Si l'on veut abattre le lieu commun selon lequel impôts et taxes ne cesseraient d'augmenter et le peuple de s'appauvrir, il faut impérativement construire une théorie de la valeur permettant de définir le pouvoir d'achat du revenu des particuliers, des princes et de la nation. L'entreprise nécessite de distinguer rigoureusement augmentation des prix et cherté. Bodin, comme Malestroit, confondent la mesure de la richesse avec la richesse elle-même. C'est l'abondance ou la rareté des biens satisfaisant aux besoins des hommes qui permet de savoir si ces biens sont devenus plus chers, en aucun cas la quantité de métaux précieux qu'il faut céder en échange. Cela a-t-il un sens de dire que depuis trois cents ans, le royaume de France n'a cessé de s'appauvrir ? Voilà Bodin et Malestroit renvoyés tous deux « aux erreurs populaires » à cette propension des hommes à penser que tout va de plus en plus mal, que le temps se dégrade, que la pauvreté s'accroît, que les hommes sont de plus en plus mauvais, que les terres sont de moins en moins fertiles.

Le stock de métaux précieux circulant représente l'ensemble des richesses et l'ensemble des richesses représente à son tour non seulement les métaux précieux mais l'unité de compte. La distinction entre unité de compte et monnaie métallique n'a plus grande importance, seul compte le pouvoir d'achat des revenus.

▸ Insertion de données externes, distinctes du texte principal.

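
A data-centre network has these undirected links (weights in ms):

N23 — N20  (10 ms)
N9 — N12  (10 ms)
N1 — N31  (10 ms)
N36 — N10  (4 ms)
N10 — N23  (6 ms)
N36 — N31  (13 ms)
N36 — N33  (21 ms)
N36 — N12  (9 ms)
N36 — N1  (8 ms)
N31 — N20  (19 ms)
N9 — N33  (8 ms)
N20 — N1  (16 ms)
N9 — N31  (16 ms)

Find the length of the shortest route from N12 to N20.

29 ms

Shortest distances from N12:
N12: 0
N36: 9  (via N12)
N9: 10  (via N12)
N10: 13  (via N36)
N1: 17  (via N36)
N33: 18  (via N9)
N23: 19  (via N10)
N31: 22  (via N36)
N20: 29  (via N23)
Shortest route: N12 → N36 → N10 → N23 → N20 = 29 ms.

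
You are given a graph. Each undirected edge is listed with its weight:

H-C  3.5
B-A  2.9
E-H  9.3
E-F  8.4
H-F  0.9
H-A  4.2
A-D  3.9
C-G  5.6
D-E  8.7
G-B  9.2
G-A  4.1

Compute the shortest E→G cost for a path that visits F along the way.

Shortest E→F: E–F = 8.4
Best F to G: F–H–A–G costing 9.2
Total via F: 8.4 + 9.2 = 17.6.

17.6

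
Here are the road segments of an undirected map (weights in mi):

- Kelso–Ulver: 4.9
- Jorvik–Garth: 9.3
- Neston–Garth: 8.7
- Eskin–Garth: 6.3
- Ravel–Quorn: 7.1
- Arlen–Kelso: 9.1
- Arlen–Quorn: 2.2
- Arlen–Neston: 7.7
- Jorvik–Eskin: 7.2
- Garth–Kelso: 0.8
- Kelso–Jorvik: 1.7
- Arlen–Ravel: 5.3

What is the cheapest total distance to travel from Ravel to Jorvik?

16.1 mi

Compare a few routes:
Ravel - Quorn - Arlen - Kelso - Jorvik: 7.1+2.2+9.1+1.7 = 20.1
Ravel - Arlen - Kelso - Jorvik: 5.3+9.1+1.7 = 16.1
The minimum is 16.1 mi via Ravel - Arlen - Kelso - Jorvik.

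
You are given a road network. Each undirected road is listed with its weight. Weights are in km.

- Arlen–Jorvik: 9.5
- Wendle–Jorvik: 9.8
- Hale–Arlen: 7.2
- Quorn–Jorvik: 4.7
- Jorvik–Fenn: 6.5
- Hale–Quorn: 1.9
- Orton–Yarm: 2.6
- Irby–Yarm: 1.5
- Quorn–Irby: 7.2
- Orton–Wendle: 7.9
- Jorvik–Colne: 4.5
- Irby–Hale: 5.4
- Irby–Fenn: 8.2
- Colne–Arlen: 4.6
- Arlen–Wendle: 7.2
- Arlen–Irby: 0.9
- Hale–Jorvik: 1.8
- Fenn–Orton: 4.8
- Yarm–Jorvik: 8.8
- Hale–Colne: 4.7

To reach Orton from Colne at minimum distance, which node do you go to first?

Arlen

Enumerating some paths:
Colne - Hale - Irby - Yarm - Orton: 4.7+5.4+1.5+2.6 = 14.2
Colne - Jorvik - Hale - Irby - Yarm - Orton: 4.5+1.8+5.4+1.5+2.6 = 15.8
Colne - Arlen - Irby - Yarm - Orton: 4.6+0.9+1.5+2.6 = 9.6
The minimum is 9.6 km via Colne - Arlen - Irby - Yarm - Orton.
So from Colne the first move is to Arlen.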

Dans l'espace double de la représentation, le dernier mot reste malgré tout à l'or et à l'argent. L'arrivée d'or et d'argent d'Amérique a mis les richesses en mouvement, suscité des progrès dans l'industrie et permis l'accroissement de l'opulence du royaume. Et c'est de cette opulence que naissent la puissance et richesse des rois.

La critique radicale que Scipion de Gramont adresse à Bodin et Malestroict lui fournit une méthode qui l'amènera à répondre aux questions suivantes d'une façon tout à fait originale :

Comment convient-il de définir la richesse et la monnaie ? Quels rapports entretiennent-elles ?

Qu'en est-il de la cherté ? Est-elle réelle ou supposée ? Comment expliquer la diminution de la valeur estimative de la monnaie ? Quelle est la bonne méthode pour étudier les mouvements des prix et des revenus?

Comment les revenus du roi ont-ils évolué ? Quelles sont les causes du mécontentement du peuple ? Comment y remédier ?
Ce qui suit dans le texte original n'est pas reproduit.